Une lamelle métallique de 40 centimètres de long, retrouvée sur la piste de décollage mais n'appartenant pas au Concorde qui s'est écrasé près de l'aéroport parisien de Roissy le 25 juillet, a relancé vendredi l'enquête sur les causes de la catastrophe. Ce nouvel élément a été révélé par le Bureau Enquête-Accidents (BEA). Le BEA, qui dépend du Ministère français des transports, n'a toujours pas relié tous les faits connus entre eux et déterminé clairement l'origine de la catastrophe.

Outre la lamelle métallique, un des morceaux du pneu éclaté présente une entaille importante. Parmi les autres débris appartenant au Concorde figurent des morceaux de déflecteur d'eau, de réservoir, et un morceau de carénage de servovalve. Tous ces débris ont été retrouvés bien après le point «V1» où le pilote, lancé à plus de 300 km/h, ne pouvait plus interrompre la procédure de décollage.

«En lisant le communiqué du BEA, on a envie de dire que la lamelle a pu faire une entaille dans le pneu, qui a éclaté, cela a pu casser des choses dans le train et ces débris ont pu percer le réservoir, provoquant l'incendie», a commenté un expert aéronautique joint par l'AFP. «Le manque d'alimentation en carburant a pu causer la panne d'un moteur, affaiblir un autre et l'avion privé de deux réacteurs sur quatre est tombé», a-t-il ajouté. «En même temps, si tout cela est si évident, pourquoi le BEA ne le dit-il pas clairement?» s'est-il interrogé.

Un autre expert, le pilote de ligne François Grangier, expert enquêtes-accidents, a souligné que, si cette lamelle n'était pas une pièce du Concorde, «rien ne prouvait qu'elle n'était pas tombée du Concorde». Elle peut aussi avoir été lâchée par un avion précédent.

En outre, rien ne prouve que le Concorde ait roulé dessus et qu'elle ait fait des dégâts, a-t-il ajouté. «En disant que cette lamelle était là et qu'elle a crevé les pneus, on dédouanerait Concorde», a-t-il souligné.

Aéroports de Paris a indiqué que la piste de décollage du Concorde avait été inspectée le jour de l'accident en début d'après-midi.

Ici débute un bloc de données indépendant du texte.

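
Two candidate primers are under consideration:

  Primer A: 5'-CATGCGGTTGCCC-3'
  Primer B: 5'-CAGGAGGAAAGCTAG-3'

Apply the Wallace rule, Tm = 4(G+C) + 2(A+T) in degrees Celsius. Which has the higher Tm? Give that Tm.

Primer A: A+T=4, G+C=9 → Tm = 2(4)+4(9) = 44°C
Primer B: A+T=7, G+C=8 → Tm = 2(7)+4(8) = 46°C
44°C vs 46°C → primer B is higher.

Primer B, 46°C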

Le supersonique a décollé à 16 h 42 et plusieurs dizaines de décollages ont dû avoir lieu entre-temps, un avion partant de Roissy toutes les trois minutes.

Le prochain point d'étape, réunissant enquêteurs et experts, sera fait au début de la semaine prochaine.

Un scénario probable de l'accident est nécessaire pour la mise en place de nouvelles règles de sécurité, avant toute reprise des vols Concorde d'Air France, suspendus depuis l'accident.

Des traces de suie sur la piste, relevées par le BEA, confortent l'hypothèse du feu qui a pris alors que l'avion était encore au sol. De même, le fait que l'avion tirait à gauche avant l'envol étaie l'hypothèse d'un pneu crevé.

Le BEA a par ailleurs souligné que le Concorde avait entrepris le vol «sans tolérance technique», ce qui signifie que tout fonctionnait parfaitement, sans le moindre problème technique, même mineur. Il a aussi révélé qu'une roue arrière gauche de l'appareil avait été remplacée avant le départ mais qu'elle n'était pas en cause: elle a été retrouvée sur l'épave et le pneu n'avait pas éclaté.